Le représentant syndical ne redoute pas tant des suppressions de postes, mais des conventions collectives moins avantageuses pour les salariés. "D'un point de vue comptable, on devrait rester à l'équilibre. En revanche, il y aura des transferts et les postes seront remplacés par des salariés bénéficiant d'un socle social moins intéressant", prévient-il. "Ce sera plus confortable pour les employeurs. Aujourd'hui, aucune entreprise des énergies renouvelables n'a adopté le statut IEG (le statut Industries électriques et gazières est plus favorable que les autres conventions collectives, ndlr)", note-t-il.

Baisse de la production nucléaire

Selon les données compilées par RTE, le gestionnaire des lignes à haute tension, ce mouvement de grève se traduit par une baisse marquée de la production d'électricité d'origine nucléaire en France. A 8h45, la production nucléaire s'établissait à 43.390 mégawatts (MW) contre 47.136 MW à la même heure mercredi, la baisse représentant l'équivalent de quatre réacteurs environ.
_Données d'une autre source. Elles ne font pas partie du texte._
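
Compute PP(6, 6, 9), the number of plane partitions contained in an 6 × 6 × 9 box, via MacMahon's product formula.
PP(6, 6, 9) = 6062460972064640

Evaluate the triple product over i = 1..6, j = 1..6, k = 1..9. The factors are (2/1) · (3/2) · (4/3) · (5/4) · (6/5) · (7/6) · (8/7) · (9/8) · … (324 factors total). The numerators and denominators telescope so the product is an integer; carrying out the multiplication exactly gives PP(6, 6, 9) = 6062460972064640.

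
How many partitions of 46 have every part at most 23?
p(46, parts ≤ 23) = 101050

Use the recurrence p(n, m) = p(n, m−1) + p(n−m, m): either the largest part is < m (count p(n, m−1)) or the largest part is exactly m (remove one copy of m, count p(n−m, m)). With p(0, ·) = 1 this gives p(46, parts ≤ 23) = 101050. (By conjugating Young diagrams, this also counts partitions of 46 into at most 23 parts.)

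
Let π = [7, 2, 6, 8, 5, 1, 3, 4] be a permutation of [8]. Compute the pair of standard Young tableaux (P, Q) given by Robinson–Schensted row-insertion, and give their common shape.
P = [1, 3, 4] / [2, 5, 8] / [6] / [7];  Q = [1, 3, 4] / [2, 7, 8] / [5] / [6];  common shape = (3, 3, 1, 1)

Row-insert the values π_1, π_2, … into P one at a time, bumping the leftmost entry strictly greater than the inserted value down to the next row. The recording tableau Q records, in position (i, j), the step at which that cell was added to P.
  Insert 7 (step 1): P = [7];  Q = [1]
  Insert 2 (step 2): P = [2] / [7];  Q = [1] / [2]
  Insert 6 (step 3): P = [2, 6] / [7];  Q = [1, 3] / [2]
  Insert 8 (step 4): P = [2, 6, 8] / [7];  Q = [1, 3, 4] / [2]
  Insert 5 (step 5): P = [2, 5, 8] / [6] / [7];  Q = [1, 3, 4] / [2] / [5]
  Insert 1 (step 6): P = [1, 5, 8] / [2] / [6] / [7];  Q = [1, 3, 4] / [2] / [5] / [6]
  Insert 3 (step 7): P = [1, 3, 8] / [2, 5] / [6] / [7];  Q = [1, 3, 4] / [2, 7] / [5] / [6]
  Insert 4 (step 8): P = [1, 3, 4] / [2, 5, 8] / [6] / [7];  Q = [1, 3, 4] / [2, 7, 8] / [5] / [6]
Final shape: (3, 3, 1, 1).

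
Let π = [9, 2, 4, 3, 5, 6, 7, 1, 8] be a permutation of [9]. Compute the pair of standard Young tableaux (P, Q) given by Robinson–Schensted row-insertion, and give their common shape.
P = [1, 3, 5, 6, 7, 8] / [2] / [4] / [9];  Q = [1, 3, 5, 6, 7, 9] / [2] / [4] / [8];  common shape = (6, 1, 1, 1)

Row-insert the values π_1, π_2, … into P one at a time, bumping the leftmost entry strictly greater than the inserted value down to the next row. The recording tableau Q records, in position (i, j), the step at which that cell was added to P.
  Insert 9 (step 1): P = [9];  Q = [1]
  Insert 2 (step 2): P = [2] / [9];  Q = [1] / [2]
  Insert 4 (step 3): P = [2, 4] / [9];  Q = [1, 3] / [2]
  Insert 3 (step 4): P = [2, 3] / [4] / [9];  Q = [1, 3] / [2] / [4]
  Insert 5 (step 5): P = [2, 3, 5] / [4] / [9];  Q = [1, 3, 5] / [2] / [4]
  Insert 6 (step 6): P = [2, 3, 5, 6] / [4] / [9];  Q = [1, 3, 5, 6] / [2] / [4]
  Insert 7 (step 7): P = [2, 3, 5, 6, 7] / [4] / [9];  Q = [1, 3, 5, 6, 7] / [2] / [4]
  Insert 1 (step 8): P = [1, 3, 5, 6, 7] / [2] / [4] / [9];  Q = [1, 3, 5, 6, 7] / [2] / [4] / [8]
  Insert 8 (step 9): P = [1, 3, 5, 6, 7, 8] / [2] / [4] / [9];  Q = [1, 3, 5, 6, 7, 9] / [2] / [4] / [8]
Final shape: (6, 1, 1, 1).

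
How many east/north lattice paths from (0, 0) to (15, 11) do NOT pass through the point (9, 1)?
Number of paths = 7646080

Total paths from (0, 0) to (15, 11): C(26, 15) = 7726160. Paths through (9, 1): (paths (0, 0) → (9, 1)) × (paths (9, 1) → (15, 11)) = C(10, 9) · C(16, 6) = 10 · 8008 = 80080. Avoidance count = 7726160 − 80080 = 7646080.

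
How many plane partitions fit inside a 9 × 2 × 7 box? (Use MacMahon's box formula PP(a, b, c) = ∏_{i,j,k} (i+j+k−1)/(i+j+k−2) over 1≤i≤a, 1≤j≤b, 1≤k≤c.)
PP(9, 2, 7) = 27810640

Evaluate the triple product over i = 1..9, j = 1..2, k = 1..7. The factors are (2/1) · (3/2) · (4/3) · (5/4) · (6/5) · (7/6) · (8/7) · (3/2) · … (126 factors total). The numerators and denominators telescope so the product is an integer; carrying out the multiplication exactly gives PP(9, 2, 7) = 27810640.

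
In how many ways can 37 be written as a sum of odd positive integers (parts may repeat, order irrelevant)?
p_odd(37) = 760

Enumerate partitions using only odd parts via the recurrence o(n, m) = o(n, m−2) + o(n−m, m) over odd m, starting from the largest odd part ≤ n. This gives p_odd(37) = 760. (Euler's theorem: equals the count of distinct-part partitions.)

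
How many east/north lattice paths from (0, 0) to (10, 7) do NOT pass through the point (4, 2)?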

EDF a indiqué à la presse qu'il ne confirmera l'impact de ce mouvement sur la production qu'à la fin de la journée "avec le taux final".

Les syndicats, qui appellent aussi à défendre le service public de l'énergie, protestent également contre le projet d'Engie de créer une nouvelle entité regroupant une partie de ses activités de services en vue de les céder. "La loi Pacte autorise l'Etat à sortir du capital d'Engie, la nouvelle réglementation environnementale exclut les gaziers du bâtiment neuf", énumère Sébastien Michel. "On est en train de tuer la filière gazière en général", déplore-t-il. Le taux de grévistes chez Engie n'est pas connu. Une intersyndicale doit décider, ce jeudi soir, de la suite à donner au mouvement.